There have been a number of tough, tense meetings. The most recent one was conducted on the record and Dreher used a digital recorder. Now, he has transcribed a 7,000-word chunk of that session and posted it on the News website. Parts of it speak for themselves. Notice that Rod simply keeps asking the leader Mohamed Elmougy very specific questions and getting very general answers. This is the essence of journalism, folks. You keep asking about the pesky facts.
Read it all. But here is a key intro.
[Rod Dreher]: ... I think you had asked me why I find Sheikh [Yusuf] Qaradawi to be violent, and I said I went to his website, and he advocates that someone found guilty of homosexuality, that they could be killed. He advocates within certain limits Muslim husbands beating their wives. And I said to you I find that to be violent. And you said that actually, in the Muslim tradition, in the Koranic tradition, this is a form of Muslim society defending itself, and defending the family.
[Mohamed Elmougy]: OK, OK. We were talking about the family, and I can kind of repeat what we were talking about for a little bit of education.

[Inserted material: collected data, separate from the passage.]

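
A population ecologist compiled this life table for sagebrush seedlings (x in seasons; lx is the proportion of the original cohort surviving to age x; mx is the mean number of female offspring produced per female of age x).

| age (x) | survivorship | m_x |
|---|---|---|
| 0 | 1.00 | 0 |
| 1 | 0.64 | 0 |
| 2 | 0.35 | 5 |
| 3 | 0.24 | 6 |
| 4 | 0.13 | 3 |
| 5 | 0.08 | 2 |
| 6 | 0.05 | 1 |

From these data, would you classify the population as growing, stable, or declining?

growing

R0 = Σ lx·mx = 0 + 0 + 1.75 + 1.44 + 0.39 + 0.16 + 0.05 = 3.79
R0 > 1, so the population is growing.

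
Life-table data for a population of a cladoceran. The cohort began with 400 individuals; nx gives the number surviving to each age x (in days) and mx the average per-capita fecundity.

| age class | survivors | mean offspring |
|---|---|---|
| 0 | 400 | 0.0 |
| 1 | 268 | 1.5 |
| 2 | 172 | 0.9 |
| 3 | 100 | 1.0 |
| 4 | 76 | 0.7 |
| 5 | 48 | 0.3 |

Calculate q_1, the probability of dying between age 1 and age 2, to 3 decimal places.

0.358

lx = nx/n0 = nx/400: 1, 0.67, 0.43, 0.25, 0.19, 0.12
q_1 = (l_1 − l_2) / l_1 = (0.67 − 0.43) / 0.67
     = 0.24 / 0.67 = 0.358209… → 0.358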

We were talking about where does Islam stand, and what is the purpose of some of these edicts and some of these traditions that someone like you would find, you know, to be violent. And I think I also talked about how in the Bible, you will find some of these things, the punishment for sodomy, you have stories in the same way, you can find the same thing in the Bible. It's no different in the Koran. The way we view it, we don't look at it as violent. We look at it as a deterrent.
. . . I think homosexuality in Judaism, Christianity, Islam, and probably in many other religions, is something that many people and the religion itself has issues with. Nothing you or I can do to change that. We don't view it as violence. We view it as a deterrence.
The key question: Would it be good, from a Muslim point of view, to have sharia law in the United States?
Like I said, read it all and take a trip inside some important journalistic questions.